O arkı görünce sevindim.
Hayal bir yer olmadığını anladım çünkü.
Arkın üzerine çıkmaya çalıştı Hasan Yıldırım ama beceremedi.
O da yıllarla birlikte yaşlandı iyice artık.
Yaş altmışlara yaklaşıyor usulca ve biz hiç farkına varamadan.
Köseağzı ve değirmen.
Ve Zonguldak.
Bir de tarih.
Hemen bilinen bir eleştiriye biz de kapılıp bu değirmen yabancıların elinde olsa müze yaparlardı burayı dedik.
Bize ne gerek müzeden!..
Koskoca Kdz.

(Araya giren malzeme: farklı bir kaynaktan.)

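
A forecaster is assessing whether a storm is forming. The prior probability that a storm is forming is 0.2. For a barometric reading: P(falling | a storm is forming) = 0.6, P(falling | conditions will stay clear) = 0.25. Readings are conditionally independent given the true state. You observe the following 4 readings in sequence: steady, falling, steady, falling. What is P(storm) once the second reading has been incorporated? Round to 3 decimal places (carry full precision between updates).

0.242

Apply Bayes' rule sequentially, carrying P(storm) forward.
After 'steady': P(storm) = 0.4·0.2000 / (0.4·0.2000 + 0.75·0.8000) ≈ 0.1176
After 'falling': P(storm) = 0.6·0.1176 / (0.6·0.1176 + 0.25·0.8824) ≈ 0.2424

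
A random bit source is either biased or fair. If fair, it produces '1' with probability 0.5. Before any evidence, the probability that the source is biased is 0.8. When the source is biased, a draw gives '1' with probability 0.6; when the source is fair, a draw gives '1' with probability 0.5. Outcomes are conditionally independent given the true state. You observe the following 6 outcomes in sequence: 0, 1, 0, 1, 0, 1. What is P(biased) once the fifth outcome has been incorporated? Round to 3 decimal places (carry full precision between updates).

After '0': P(biased) = 0.4·0.8000 / (0.4·0.8000 + 0.5·0.2000) ≈ 0.7619
After '1': P(biased) = 0.6·0.7619 / (0.6·0.7619 + 0.5·0.2381) ≈ 0.7934
After '0': P(biased) = 0.4·0.7934 / (0.4·0.7934 + 0.5·0.2066) ≈ 0.7544
After '1': P(biased) = 0.6·0.7544 / (0.6·0.7544 + 0.5·0.2456) ≈ 0.7866
After '0': P(biased) = 0.4·0.7866 / (0.4·0.7866 + 0.5·0.2134) ≈ 0.7468

0.747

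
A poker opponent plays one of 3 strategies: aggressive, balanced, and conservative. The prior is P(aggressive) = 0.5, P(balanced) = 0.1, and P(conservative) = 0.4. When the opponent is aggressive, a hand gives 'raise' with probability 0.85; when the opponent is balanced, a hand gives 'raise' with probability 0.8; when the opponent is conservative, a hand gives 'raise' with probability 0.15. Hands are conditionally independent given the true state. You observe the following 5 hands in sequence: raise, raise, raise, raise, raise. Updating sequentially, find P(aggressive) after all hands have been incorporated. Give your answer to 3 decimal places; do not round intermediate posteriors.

After 'raise': normaliser = 0.85·0.5000 + 0.8·0.1000 + 0.15·0.4000; P(aggressive) ≈ 0.7522, P(balanced) ≈ 0.1416, P(conservative) ≈ 0.1062
After 'raise': normaliser = 0.85·0.7522 + 0.8·0.1416 + 0.15·0.1062; P(aggressive) ≈ 0.8319, P(balanced) ≈ 0.1474, P(conservative) ≈ 0.0207
After 'raise': normaliser = 0.85·0.8319 + 0.8·0.1474 + 0.15·0.0207; P(aggressive) ≈ 0.8539, P(balanced) ≈ 0.1424, P(conservative) ≈ 0.0038
After 'raise': normaliser = 0.85·0.8539 + 0.8·0.1424 + 0.15·0.0038; P(aggressive) ≈ 0.8638, P(balanced) ≈ 0.1356, P(conservative) ≈ 0.0007
After 'raise': normaliser = 0.85·0.8638 + 0.8·0.1356 + 0.15·0.0007; P(aggressive) ≈ 0.8712, P(balanced) ≈ 0.1287, P(conservative) ≈ 0.0001

0.871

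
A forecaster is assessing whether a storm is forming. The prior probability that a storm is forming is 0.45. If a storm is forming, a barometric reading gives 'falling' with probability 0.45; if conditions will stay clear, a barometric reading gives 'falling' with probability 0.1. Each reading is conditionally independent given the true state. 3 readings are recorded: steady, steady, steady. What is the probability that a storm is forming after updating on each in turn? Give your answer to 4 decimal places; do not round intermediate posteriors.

0.1573

After 'steady': P(storm) = 0.55·0.4500 / (0.55·0.4500 + 0.9·0.5500) ≈ 0.3333
After 'steady': P(storm) = 0.55·0.3333 / (0.55·0.3333 + 0.9·0.6667) ≈ 0.2340
After 'steady': P(storm) = 0.55·0.2340 / (0.55·0.2340 + 0.9·0.7660) ≈ 0.1573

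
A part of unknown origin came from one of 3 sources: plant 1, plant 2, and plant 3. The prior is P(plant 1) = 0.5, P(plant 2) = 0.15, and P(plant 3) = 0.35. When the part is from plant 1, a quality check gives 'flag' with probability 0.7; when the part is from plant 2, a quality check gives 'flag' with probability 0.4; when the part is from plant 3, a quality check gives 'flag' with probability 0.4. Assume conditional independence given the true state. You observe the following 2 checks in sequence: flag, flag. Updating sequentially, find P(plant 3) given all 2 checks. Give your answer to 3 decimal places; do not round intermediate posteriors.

After 'flag': normaliser = 0.7·0.5000 + 0.4·0.1500 + 0.4·0.3500; P(plant 1) ≈ 0.6364, P(plant 2) ≈ 0.1091, P(plant 3) ≈ 0.2545
After 'flag': normaliser = 0.7·0.6364 + 0.4·0.1091 + 0.4·0.2545; P(plant 1) ≈ 0.7538, P(plant 2) ≈ 0.0738, P(plant 3) ≈ 0.1723

0.172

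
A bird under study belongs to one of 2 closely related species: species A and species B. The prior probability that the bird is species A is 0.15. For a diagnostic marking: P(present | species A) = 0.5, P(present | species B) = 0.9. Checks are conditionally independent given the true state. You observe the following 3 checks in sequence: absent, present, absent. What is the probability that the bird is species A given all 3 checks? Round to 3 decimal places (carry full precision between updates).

0.710

Each posterior becomes the prior for the next update.
After 'absent': P(species A) = 0.5·0.1500 / (0.5·0.1500 + 0.1·0.8500) ≈ 0.4688
After 'present': P(species A) = 0.5·0.4688 / (0.5·0.4688 + 0.9·0.5312) ≈ 0.3289
After 'absent': P(species A) = 0.5·0.3289 / (0.5·0.3289 + 0.1·0.6711) ≈ 0.7102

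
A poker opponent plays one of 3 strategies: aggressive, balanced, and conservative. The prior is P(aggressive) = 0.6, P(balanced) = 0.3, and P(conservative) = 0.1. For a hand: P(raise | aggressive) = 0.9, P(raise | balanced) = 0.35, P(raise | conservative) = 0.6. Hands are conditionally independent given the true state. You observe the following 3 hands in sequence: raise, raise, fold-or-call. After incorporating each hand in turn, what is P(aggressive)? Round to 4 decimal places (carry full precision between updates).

After 'raise': normaliser = 0.9·0.6000 + 0.35·0.3000 + 0.6·0.1000; P(aggressive) ≈ 0.7660, P(balanced) ≈ 0.1489, P(conservative) ≈ 0.0851
After 'raise': normaliser = 0.9·0.7660 + 0.35·0.1489 + 0.6·0.0851; P(aggressive) ≈ 0.8698, P(balanced) ≈ 0.0658, P(conservative) ≈ 0.0644
After 'fold-or-call': normaliser = 0.1·0.8698 + 0.65·0.0658 + 0.4·0.0644; P(aggressive) ≈ 0.5593, P(balanced) ≈ 0.2749, P(conservative) ≈ 0.1657

0.5593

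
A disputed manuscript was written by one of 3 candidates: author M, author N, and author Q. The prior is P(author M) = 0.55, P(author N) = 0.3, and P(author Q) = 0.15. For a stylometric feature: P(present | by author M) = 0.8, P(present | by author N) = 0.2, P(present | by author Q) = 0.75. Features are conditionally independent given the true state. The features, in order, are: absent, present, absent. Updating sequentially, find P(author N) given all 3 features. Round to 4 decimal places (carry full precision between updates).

After 'absent': normaliser = 0.2·0.5500 + 0.8·0.3000 + 0.25·0.1500; P(author M) ≈ 0.2839, P(author N) ≈ 0.6194, P(author Q) ≈ 0.0968
After 'present': normaliser = 0.8·0.2839 + 0.2·0.6194 + 0.75·0.0968; P(author M) ≈ 0.5362, P(author N) ≈ 0.2925, P(author Q) ≈ 0.1714
After 'absent': normaliser = 0.2·0.5362 + 0.8·0.2925 + 0.25·0.1714; P(author M) ≈ 0.2792, P(author N) ≈ 0.6092, P(author Q) ≈ 0.1116

0.6092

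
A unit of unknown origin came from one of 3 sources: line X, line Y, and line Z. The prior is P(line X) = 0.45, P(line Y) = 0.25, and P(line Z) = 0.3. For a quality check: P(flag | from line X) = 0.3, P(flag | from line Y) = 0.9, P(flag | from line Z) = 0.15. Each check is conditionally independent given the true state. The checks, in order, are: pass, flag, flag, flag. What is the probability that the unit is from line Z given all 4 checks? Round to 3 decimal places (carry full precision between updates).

Each posterior becomes the prior for the next update.
After 'pass': normaliser = 0.7·0.4500 + 0.1·0.2500 + 0.85·0.3000; P(line X) ≈ 0.5294, P(line Y) ≈ 0.0420, P(line Z) ≈ 0.4286
After 'flag': normaliser = 0.3·0.5294 + 0.9·0.0420 + 0.15·0.4286; P(line X) ≈ 0.6087, P(line Y) ≈ 0.1449, P(line Z) ≈ 0.2464
After 'flag': normaliser = 0.3·0.6087 + 0.9·0.1449 + 0.15·0.2464; P(line X) ≈ 0.5217, P(line Y) ≈ 0.3727, P(line Z) ≈ 0.1056
After 'flag': normaliser = 0.3·0.5217 + 0.9·0.3727 + 0.15·0.1056; P(line X) ≈ 0.3083, P(line Y) ≈ 0.6606, P(line Z) ≈ 0.0312

0.031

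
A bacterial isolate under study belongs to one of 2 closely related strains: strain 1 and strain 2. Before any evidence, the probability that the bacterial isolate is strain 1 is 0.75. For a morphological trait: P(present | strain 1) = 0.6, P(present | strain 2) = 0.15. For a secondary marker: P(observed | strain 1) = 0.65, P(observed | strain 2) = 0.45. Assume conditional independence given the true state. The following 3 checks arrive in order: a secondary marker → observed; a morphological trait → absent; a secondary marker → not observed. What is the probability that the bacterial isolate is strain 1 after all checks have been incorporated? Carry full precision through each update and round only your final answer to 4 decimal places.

After a secondary marker='observed': P(strain 1) = 0.65·0.7500 / (0.65·0.7500 + 0.45·0.2500) ≈ 0.8125
After a morphological trait='absent': P(strain 1) = 0.4·0.8125 / (0.4·0.8125 + 0.85·0.1875) ≈ 0.6710
After a secondary marker='not observed': P(strain 1) = 0.35·0.6710 / (0.35·0.6710 + 0.55·0.3290) ≈ 0.5648

0.5648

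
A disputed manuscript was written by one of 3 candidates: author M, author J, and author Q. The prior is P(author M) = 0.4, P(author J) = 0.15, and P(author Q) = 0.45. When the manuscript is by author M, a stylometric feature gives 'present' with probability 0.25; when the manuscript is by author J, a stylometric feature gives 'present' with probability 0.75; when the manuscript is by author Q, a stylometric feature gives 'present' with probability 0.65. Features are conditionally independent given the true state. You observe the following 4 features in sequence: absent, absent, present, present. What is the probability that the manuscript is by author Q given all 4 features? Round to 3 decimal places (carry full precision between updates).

0.546

Apply Bayes' rule sequentially, carrying P(author Q) forward.
After 'absent': normaliser = 0.75·0.4000 + 0.25·0.1500 + 0.35·0.4500; P(author M) ≈ 0.6061, P(author J) ≈ 0.0758, P(author Q) ≈ 0.3182
After 'absent': normaliser = 0.75·0.6061 + 0.25·0.0758 + 0.35·0.3182; P(author M) ≈ 0.7772, P(author J) ≈ 0.0324, P(author Q) ≈ 0.1904
After 'present': normaliser = 0.25·0.7772 + 0.75·0.0324 + 0.65·0.1904; P(author M) ≈ 0.5675, P(author J) ≈ 0.0709, P(author Q) ≈ 0.3615
After 'present': normaliser = 0.25·0.5675 + 0.75·0.0709 + 0.65·0.3615; P(author M) ≈ 0.3299, P(author J) ≈ 0.1237, P(author Q) ≈ 0.5464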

Ereğli daha Uzun Mehmete sahip çıkamadı ki.
Kestaneci tepesindeki fenerin çevresinde yapılacak olan projeyi bile beceremedik biz.
Neyse
Hemen eleştiriye kayıyor bu kalem kağıt.
Köseağzı Zonguldaka hayat verdi.
Karabük ve Erdemire demir çelik fabrikasının kurulmasına sebep oldu.
Diğer sağladıklarını saymaya gerek yok.
Ama bu Köseağzı yarattığı değerlerin hışmıyla karşı karşıya şimdi.

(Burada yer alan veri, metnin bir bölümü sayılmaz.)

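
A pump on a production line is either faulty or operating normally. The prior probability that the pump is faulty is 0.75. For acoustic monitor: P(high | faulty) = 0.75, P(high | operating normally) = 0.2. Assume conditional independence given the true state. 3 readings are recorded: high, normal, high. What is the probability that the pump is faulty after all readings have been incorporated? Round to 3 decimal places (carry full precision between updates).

After 'high': P(faulty) = 0.75·0.7500 / (0.75·0.7500 + 0.2·0.2500) ≈ 0.9184
After 'normal': P(faulty) = 0.25·0.9184 / (0.25·0.9184 + 0.8·0.0816) ≈ 0.7785
After 'high': P(faulty) = 0.75·0.7785 / (0.75·0.7785 + 0.2·0.2215) ≈ 0.9295

0.929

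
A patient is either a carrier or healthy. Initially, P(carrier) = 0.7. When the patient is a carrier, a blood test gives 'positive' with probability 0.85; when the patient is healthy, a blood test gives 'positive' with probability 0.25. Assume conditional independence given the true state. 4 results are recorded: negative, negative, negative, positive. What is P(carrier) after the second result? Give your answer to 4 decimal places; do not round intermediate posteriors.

Apply Bayes' rule sequentially, carrying P(carrier) forward.
After 'negative': P(carrier) = 0.15·0.7000 / (0.15·0.7000 + 0.75·0.3000) ≈ 0.3182
After 'negative': P(carrier) = 0.15·0.3182 / (0.15·0.3182 + 0.75·0.6818) ≈ 0.0854

0.0854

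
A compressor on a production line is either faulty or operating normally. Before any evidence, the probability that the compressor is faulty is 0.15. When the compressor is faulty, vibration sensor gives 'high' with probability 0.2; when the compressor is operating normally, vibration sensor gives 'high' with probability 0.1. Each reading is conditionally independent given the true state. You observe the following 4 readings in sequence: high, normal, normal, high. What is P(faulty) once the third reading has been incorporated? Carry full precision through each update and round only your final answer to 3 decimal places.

0.218

After 'high': P(faulty) = 0.2·0.1500 / (0.2·0.1500 + 0.1·0.8500) ≈ 0.2609
After 'normal': P(faulty) = 0.8·0.2609 / (0.8·0.2609 + 0.9·0.7391) ≈ 0.2388
After 'normal': P(faulty) = 0.8·0.2388 / (0.8·0.2388 + 0.9·0.7612) ≈ 0.2181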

Kömürü işleten TTK, çalıştıramadığı ocakları taşeronlara vermeye başladı çünkü.
Taşeron ne yapar?
Bulduğu her fırsatı değerlendirir.
Yer yutar ve sömürür.
Kandillide kömür çıkarmak için TTKdan iş alan şirket de kafayı taktı bizim canımın ciğerimiz Köseağzına ve ham yapmak için her fırsatı deniyor.
Kandillinin solcu (!) belediye başkanını kafa kola alıp şirkette taşeron yaparak Köseağzına termik santral kurma iznini alıverdiler.

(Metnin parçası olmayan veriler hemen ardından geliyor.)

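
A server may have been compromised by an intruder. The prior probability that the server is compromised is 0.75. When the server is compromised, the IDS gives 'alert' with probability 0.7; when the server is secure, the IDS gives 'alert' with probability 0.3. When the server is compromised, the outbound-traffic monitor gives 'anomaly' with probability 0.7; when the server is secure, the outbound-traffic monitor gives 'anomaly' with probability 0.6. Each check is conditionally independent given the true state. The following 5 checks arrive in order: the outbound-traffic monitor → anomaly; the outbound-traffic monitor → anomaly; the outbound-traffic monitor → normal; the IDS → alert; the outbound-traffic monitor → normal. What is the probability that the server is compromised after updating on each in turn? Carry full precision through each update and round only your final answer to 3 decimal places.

0.843

Apply Bayes' rule sequentially, carrying P(compromised) forward.
After the outbound-traffic monitor='anomaly': P(compromised) = 0.7·0.7500 / (0.7·0.7500 + 0.6·0.2500) ≈ 0.7778
After the outbound-traffic monitor='anomaly': P(compromised) = 0.7·0.7778 / (0.7·0.7778 + 0.6·0.2222) ≈ 0.8033
After the outbound-traffic monitor='normal': P(compromised) = 0.3·0.8033 / (0.3·0.8033 + 0.4·0.1967) ≈ 0.7538
After the IDS='alert': P(compromised) = 0.7·0.7538 / (0.7·0.7538 + 0.3·0.2462) ≈ 0.8772
After the outbound-traffic monitor='normal': P(compromised) = 0.3·0.8772 / (0.3·0.8772 + 0.4·0.1228) ≈ 0.8428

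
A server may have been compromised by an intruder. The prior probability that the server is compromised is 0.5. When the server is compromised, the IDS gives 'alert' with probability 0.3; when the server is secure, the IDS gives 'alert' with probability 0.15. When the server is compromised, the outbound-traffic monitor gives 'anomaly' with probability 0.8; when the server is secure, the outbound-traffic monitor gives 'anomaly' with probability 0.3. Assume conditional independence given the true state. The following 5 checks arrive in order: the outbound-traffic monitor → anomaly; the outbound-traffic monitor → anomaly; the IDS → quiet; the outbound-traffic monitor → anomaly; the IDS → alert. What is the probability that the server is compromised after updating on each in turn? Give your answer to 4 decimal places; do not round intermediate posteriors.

0.9690

Apply Bayes' rule sequentially, carrying P(compromised) forward.
After the outbound-traffic monitor='anomaly': P(compromised) = 0.8·0.5000 / (0.8·0.5000 + 0.3·0.5000) ≈ 0.7273
After the outbound-traffic monitor='anomaly': P(compromised) = 0.8·0.7273 / (0.8·0.7273 + 0.3·0.2727) ≈ 0.8767
After the IDS='quiet': P(compromised) = 0.7·0.8767 / (0.7·0.8767 + 0.85·0.1233) ≈ 0.8541
After the outbound-traffic monitor='anomaly': P(compromised) = 0.8·0.8541 / (0.8·0.8541 + 0.3·0.1459) ≈ 0.9398
After the IDS='alert': P(compromised) = 0.3·0.9398 / (0.3·0.9398 + 0.15·0.0602) ≈ 0.9690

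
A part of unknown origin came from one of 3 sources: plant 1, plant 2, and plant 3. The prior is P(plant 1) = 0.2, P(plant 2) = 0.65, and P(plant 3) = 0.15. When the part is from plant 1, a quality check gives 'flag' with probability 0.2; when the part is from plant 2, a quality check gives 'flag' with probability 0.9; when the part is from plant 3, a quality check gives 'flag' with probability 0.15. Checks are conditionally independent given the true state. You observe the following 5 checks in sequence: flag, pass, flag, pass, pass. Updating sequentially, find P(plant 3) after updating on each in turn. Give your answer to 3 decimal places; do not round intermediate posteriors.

0.310

After 'flag': normaliser = 0.2·0.2000 + 0.9·0.6500 + 0.15·0.1500; P(plant 1) ≈ 0.0618, P(plant 2) ≈ 0.9035, P(plant 3) ≈ 0.0347
After 'pass': normaliser = 0.8·0.0618 + 0.1·0.9035 + 0.85·0.0347; P(plant 1) ≈ 0.2919, P(plant 2) ≈ 0.5336, P(plant 3) ≈ 0.1745
After 'flag': normaliser = 0.2·0.2919 + 0.9·0.5336 + 0.15·0.1745; P(plant 1) ≈ 0.1034, P(plant 2) ≈ 0.8503, P(plant 3) ≈ 0.0463
After 'pass': normaliser = 0.8·0.1034 + 0.1·0.8503 + 0.85·0.0463; P(plant 1) ≈ 0.3993, P(plant 2) ≈ 0.4106, P(plant 3) ≈ 0.1902
After 'pass': normaliser = 0.8·0.3993 + 0.1·0.4106 + 0.85·0.1902; P(plant 1) ≈ 0.6118, P(plant 2) ≈ 0.0786, P(plant 3) ≈ 0.3096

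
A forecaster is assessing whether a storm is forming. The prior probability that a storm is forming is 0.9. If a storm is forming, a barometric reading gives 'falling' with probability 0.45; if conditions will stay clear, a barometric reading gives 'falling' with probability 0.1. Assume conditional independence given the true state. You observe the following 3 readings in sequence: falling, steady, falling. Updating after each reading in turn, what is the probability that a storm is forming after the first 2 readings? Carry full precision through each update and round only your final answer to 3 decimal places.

0.961

Each posterior becomes the prior for the next update.
After 'falling': P(storm) = 0.45·0.9000 / (0.45·0.9000 + 0.1·0.1000) ≈ 0.9759
After 'steady': P(storm) = 0.55·0.9759 / (0.55·0.9759 + 0.9·0.0241) ≈ 0.9612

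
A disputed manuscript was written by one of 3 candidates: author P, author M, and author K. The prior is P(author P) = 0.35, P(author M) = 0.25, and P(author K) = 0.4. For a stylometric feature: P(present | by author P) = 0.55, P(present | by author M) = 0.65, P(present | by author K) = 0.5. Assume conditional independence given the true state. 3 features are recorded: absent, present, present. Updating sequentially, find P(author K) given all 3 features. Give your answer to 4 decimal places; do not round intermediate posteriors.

0.3714

After 'absent': normaliser = 0.45·0.3500 + 0.35·0.2500 + 0.5·0.4000; P(author P) ≈ 0.3539, P(author M) ≈ 0.1966, P(author K) ≈ 0.4494
After 'present': normaliser = 0.55·0.3539 + 0.65·0.1966 + 0.5·0.4494; P(author P) ≈ 0.3557, P(author M) ≈ 0.2336, P(author K) ≈ 0.4107
After 'present': normaliser = 0.55·0.3557 + 0.65·0.2336 + 0.5·0.4107; P(author P) ≈ 0.3539, P(author M) ≈ 0.2746, P(author K) ≈ 0.3714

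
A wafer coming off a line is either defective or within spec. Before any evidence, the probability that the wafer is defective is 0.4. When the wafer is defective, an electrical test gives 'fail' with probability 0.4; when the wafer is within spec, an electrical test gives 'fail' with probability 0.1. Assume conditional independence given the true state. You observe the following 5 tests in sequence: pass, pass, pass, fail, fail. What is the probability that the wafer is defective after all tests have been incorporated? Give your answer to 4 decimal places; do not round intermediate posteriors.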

Köseağzı kömürün bulunmasını sağladı ama şimdi o kömürü çıkaranlar tarafından yüreğine saplanacak hançerle karşı karşıya kaldı.
Hadi bakalım kolay gelsin.
Vefaya bakar mısınız?
Sen tüm bölgeye hayat ver ve gün gelsin o senin hayat verdiklerin seni yok etmek için her türlü yol ve yönteme başvurarak idam sehpasını kursun.
Olur mu?
Oldu bile.
Köseağzı değirmeninin bulduğum taşları sanki konuşuyordu.
İsyanlarını duyurmak istediler her biri.
Doğaya kıydırmayın efendiler derken, yaşamın birinci gerçeğinin insan ve tüm canlılar olduğunu ifade ettiler.
İnsan ve canlılar.
Yani doğayı düşünen duyarlı insanları işaret ettiler.
Her şeyin kar olmayacağını kaydederken biliyoruz ki biz bu mücadeleyi kazanacağız çıkışını Neyrendere suyundaki siyah şilam parçacıkları seslendirdi.
Konuştular.
Ve çok şey söylediler.
Köseağzı değirmeninden yükselen sesi okumak isteyenler anlayabilir ancak.
Algı meselesi.
Yaşadığı yöreye ihanet etmek için her fırsatı kullanan ve rant kavgası içinde bulunanlar elbette hiç duymaz, toplum adına dili çözülen Köseağzı tarihinin feryadını.